Pulling on her trench coat over her pajamas, Holly had hustled out to the car in her slippers to retrieve her purse . . . only it hadn’t been there either. That had stymied her briefly, and she’d stood in the cold garage for several moments, trying to think where it might be. She’d had it at work when she’d paid Sheila for lunch, Holly recalled. She then tried to bring up a memory of slinging it over her shoulder as she left work, but instead remembered that her hands had been full of tax forms and receipts . . . no purse. Holly hadn’t noticed at the time because her car keys had been in her coat pocket.
After wasting another few minutes debating whether she could just skip testing that night, she’d slouched with resignation and got in the car to drive back to work. Missing one test once in a while wasn’t that bad, but skipping two in a row wasn’t good. Besides, the cemetery was only a ten-minute drive from her home. It simply wasn’t worth risking a diabetic coma.
Of course, Holly thought now, if she’d realized that coming back would mean having to make a trek through the graveyard—in her pajamas no less—she might have risked the coma.
Grimacing, she bent and snatched up the papers. There was nothing for it, she would have to drop them off before heading home. Otherwise, the cremation wouldn’t happen until tomorrow or the next day, which could be a problem depending on when his service was scheduled to take place.
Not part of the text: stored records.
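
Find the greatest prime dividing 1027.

1027 = 13 · 79
79 is prime.
So 1027 = 13 · 79; the largest prime factor is 79.

79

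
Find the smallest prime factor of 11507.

37

11507 is odd.
Digit sum 14, not divisible by 3.
Ends in 7: not divisible by 5.
7: 11507 = 7·1643 + 6
11: 11507 = 11·1046 + 1
13: 11507 = 13·885 + 2
17: 11507 = 17·676 + 15
19: 11507 = 19·605 + 12
23: 11507 = 23·500 + 7
29: 11507 = 29·396 + 23
31: 11507 = 31·371 + 6
37: 11507 = 37·311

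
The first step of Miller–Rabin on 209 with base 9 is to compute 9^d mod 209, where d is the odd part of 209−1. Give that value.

209 − 1 = 208 = 2^4 · 13, so d = 13.
9^1 ≡ 9 (mod 209)
9^2 ≡ 9^2 = 81 ≡ 81 (mod 209)
9^4 ≡ 81^2 = 6561 ≡ 82 (mod 209)
9^8 ≡ 82^2 = 6724 ≡ 36 (mod 209)
13 = 8 + 4 + 1 in binary powers of 2.
So 9^13 ≡ 36 · 82 · 9 ≡ 25 (mod 209).
Squaring chain: 25 → 207 → 4 → 16; never reaches −1, so base 9 is a Miller–Rabin witness that 209 is composite.

25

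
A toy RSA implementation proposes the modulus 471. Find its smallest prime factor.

3

471 is odd.
Digit sum 12, divisible by 3.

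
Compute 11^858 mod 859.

1

11^1 ≡ 11 (mod 859)
11^2 ≡ 11^2 = 121 ≡ 121 (mod 859)
11^4 ≡ 121^2 = 14641 ≡ 38 (mod 859)
11^8 ≡ 38^2 = 1444 ≡ 585 (mod 859)
11^16 ≡ 585^2 = 342225 ≡ 343 (mod 859)
11^32 ≡ 343^2 = 117649 ≡ 825 (mod 859)
11^64 ≡ 825^2 = 680625 ≡ 297 (mod 859)
11^128 ≡ 297^2 = 88209 ≡ 591 (mod 859)
11^256 ≡ 591^2 = 349281 ≡ 527 (mod 859)
11^512 ≡ 527^2 = 277729 ≡ 272 (mod 859)
858 = 512 + 256 + 64 + 16 + 8 + 2 in binary powers of 2.
So 11^858 ≡ 272 · 527 · 297 · 343 · 585 · 121 ≡ 1 (mod 859).
Since the result is 1, base 11 gives no evidence that 859 is composite.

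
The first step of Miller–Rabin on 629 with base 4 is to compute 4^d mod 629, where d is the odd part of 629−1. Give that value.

225

629 − 1 = 628 = 2^2 · 157, so d = 157.
4^1 ≡ 4 (mod 629)
4^2 ≡ 4^2 = 16 ≡ 16 (mod 629)
4^4 ≡ 16^2 = 256 ≡ 256 (mod 629)
4^8 ≡ 256^2 = 65536 ≡ 120 (mod 629)
4^16 ≡ 120^2 = 14400 ≡ 562 (mod 629)
4^32 ≡ 562^2 = 315844 ≡ 86 (mod 629)
4^64 ≡ 86^2 = 7396 ≡ 477 (mod 629)
4^128 ≡ 477^2 = 227529 ≡ 460 (mod 629)
157 = 128 + 16 + 8 + 4 + 1 in binary powers of 2.
So 4^157 ≡ 460 · 562 · 120 · 256 · 4 ≡ 225 (mod 629).
Squaring chain: 225 → 305; never reaches −1, so base 4 is a Miller–Rabin witness that 629 is composite.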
Clasping the papers firmly in one hand, Holly slung her purse over her shoulder with the other. But as she headed out of the office, she couldn’t help thinking that life would be a lot easier if she were a little less conscientious. Being a responsible type person was really a pain in the ass at times, she thought as she stepped outside and dug her keys out of her pocket.
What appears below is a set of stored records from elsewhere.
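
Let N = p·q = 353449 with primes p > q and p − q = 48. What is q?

Since p = q + 48, we have 353449 = q(q + 48), so q² + 48q − 353449 = 0.
Discriminant: 48² + 4·353449 = 2304 + 1413796 = 1416100; √1416100 = 1190.
q = (−48 + 1190)/2 = 571, and p = q + 48 = 619.
Check: 571 · 619 = 353449.

571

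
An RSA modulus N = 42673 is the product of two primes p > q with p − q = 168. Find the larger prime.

Since p = q + 168, we have 42673 = q(q + 168), so q² + 168q − 42673 = 0.
Discriminant: 168² + 4·42673 = 28224 + 170692 = 198916; √198916 = 446.
q = (−168 + 446)/2 = 139, and p = q + 168 = 307.
Check: 139 · 307 = 42673.

307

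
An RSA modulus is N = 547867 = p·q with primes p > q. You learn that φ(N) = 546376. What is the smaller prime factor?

φ(n) = (p−1)(q−1) = n − (p+q) + 1, so p + q = 547867 − 546376 + 1 = 1492.
p and q are the roots of t² − 1492t + 547867 = 0.
Discriminant: 1492² − 4·547867 = 2226064 − 2191468 = 34596; √34596 = 186.
q = (1492 − 186)/2 = 653, p = (1492 + 186)/2 = 839.
Check: 653 · 839 = 547867.

653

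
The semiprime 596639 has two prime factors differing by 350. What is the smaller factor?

Since p = q + 350, we have 596639 = q(q + 350), so q² + 350q − 596639 = 0.
Discriminant: 350² + 4·596639 = 122500 + 2386556 = 2509056; √2509056 = 1584.
q = (−350 + 1584)/2 = 617, and p = q + 350 = 967.
Check: 617 · 967 = 596639.

617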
The funeral home key was easy to find despite the dark night; it was on its own ring. It was also shiny and new, though that was hard to tell in this light. She’d only received it last Friday. It was now Monday. Why did a brand-new and temporary employee have a key to the company? The answer to that was simple enough: because her coworkers weren’t as conscientious and responsible as she was. During her first week there, Max hadn’t shown up much before noon even once, and Sheila, the receptionist who also happened to be Max’s daughter, had been late three times. The apple really hadn’t fallen far from the tree with those two.
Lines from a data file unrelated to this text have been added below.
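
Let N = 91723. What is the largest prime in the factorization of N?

67

91723 = 37 · 2479
2479 = 37 · 67
67 is prime.
So 91723 = 37^2 · 67; the largest prime factor is 67.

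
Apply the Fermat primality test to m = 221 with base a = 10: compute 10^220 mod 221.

81

10^1 ≡ 10 (mod 221)
10^2 ≡ 10^2 = 100 ≡ 100 (mod 221)
10^4 ≡ 100^2 = 10000 ≡ 55 (mod 221)
10^8 ≡ 55^2 = 3025 ≡ 152 (mod 221)
10^16 ≡ 152^2 = 23104 ≡ 120 (mod 221)
10^32 ≡ 120^2 = 14400 ≡ 35 (mod 221)
10^64 ≡ 35^2 = 1225 ≡ 120 (mod 221)
10^128 ≡ 120^2 = 14400 ≡ 35 (mod 221)
220 = 128 + 64 + 16 + 8 + 4 in binary powers of 2.
So 10^220 ≡ 35 · 120 · 120 · 152 · 55 ≡ 81 (mod 221).
Since 81 ≠ 1, base 10 is a Fermat witness: 221 is composite.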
On Friday, after twiddling her thumbs in the funeral home parking lot for over an hour and a half for the third morning that week, Holly had let some of her irritation show when Sheila finally arrived. She’d also suggested that perhaps she should start later in the day rather than waste her time and their money sitting in the parking lot waiting. Sheila had what she considered to be a better solution—she’d gone out and had a key made for her. Now Holly could get in on time.
She’d like to believe that it was her conscientiousness and responsible nature that had led Sheila to give her the key, but knew the truth was it was pure laziness and convenience. So long as Holly had a key and could open the office on time, Sheila could be as late as she liked. The other woman had proven that today, when she hadn’t shown up until lunchtime, and then it was with lunch for them both that Holly hadn’t wanted but had paid her back for her half anyway.